Lemma 1. Let ${\cal G}$ be a $\sqrt{n}\times\sqrt{n}$ integer grid in ${\mathbb R}^2$.
(a) Let $C$ be a constant-degree algebraic curve which is not a line. Then $C$ contains $o(\sqrt{n})$ points of ${\cal G}$ (recall that little-$o()$ notation implies asymptotically smaller).
(b) Let $C$ be a strictly convex curve (not necessarily algebraic). Then $C$ contains $O(n^{1/3})$ points of ${\cal G}$.

Proof.     The beginning of the proof is identical for both parts of the lemma. Let $x$ denote the number of points of $\cal G$ that are incident to $C$, let $p$ be a point of $\cal G$ that is incidence to $C$, and let $\cal T$ denote the set of translations of the plane that take $p$ to another point of $\cal G$. We apply each of the translations of ${\cal T}$ on $C$ to obtain $n$ copies of $C$. The following figure is obtained by choosing $p$ to be the second leftmost point of the bottom row in the above figure.

Some of the translated copies of $C$ might contain fewer than $x$ points of $\cal G$. To fix this, we also apply each translation of ${\cal T}$ on the points of $\cal G$. Notice that this results in less than $4n$ distinct grid points.
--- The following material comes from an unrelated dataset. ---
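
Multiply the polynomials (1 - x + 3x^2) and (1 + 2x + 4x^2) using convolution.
Ascending coefficients: a = [1, -1, 3], b = [1, 2, 4]. c[0] = 1×1 = 1; c[1] = 1×2 + -1×1 = 1; c[2] = 1×4 + -1×2 + 3×1 = 5; c[3] = -1×4 + 3×2 = 2; c[4] = 3×4 = 12. Result coefficients: [1, 1, 5, 2, 12] → 1 + x + 5x^2 + 2x^3 + 12x^4

1 + x + 5x^2 + 2x^3 + 12x^4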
After inserting the additional points, each of the $n$ copies of $C$ contains at least $x$ points of the grid. That is, we have a planar configuration with $n$ curves, $O(n)$ points, and $\Omega(nx)$ incidences. We now consider part (b) of the lemma, and notice that two translated copies a a convex curve can intersect in at most two points. Therefore, we can apply the Pach-Sharir incidence bound.

Theorem 2. Consider a point set $\cal P$, a set of simlpe curves $\Gamma$, both in ${\mathbb R}^2$, and two constant positive integers $k$ and $s$, such that
• For every $k$ points of $\cal P$ there are at most $s$ curves of $\Gamma$ that are incident to each of the $k$ points.
• Every two curves of $\Gamma$ intersect in at most $s$ points.
Then $I({\cal P},\Gamma) = O(|{\cal P}|^{k/(2k-1)}|\Gamma|^{(2k-2)/(2k-1)}+|{\cal P}|+|\Gamma|),$ where the constant of proportionality depends on $k$ and $s$.

In our case $k=2$, which implies $\Omega(xn) = O(n^{4/3})$. That is, $x=O(n^{1/3})$, as asserted. For part (a) of the lemma, denote the degree of $C$ as $D$, and notice that two translated copies of an irreducible curve cannot share a common component. By Bézout’s theorem, any two such curves have at most $D^2$ points in common. Applying Theorem 2 for this case, we obtain the bound $\Omega(xn) = O(n^{(3D-2)/(2D-1)}|) = o(n^{3/2})$. This immediately implies $x=o(n^{1/2})$, completing the proof of the theorem.     $\Box$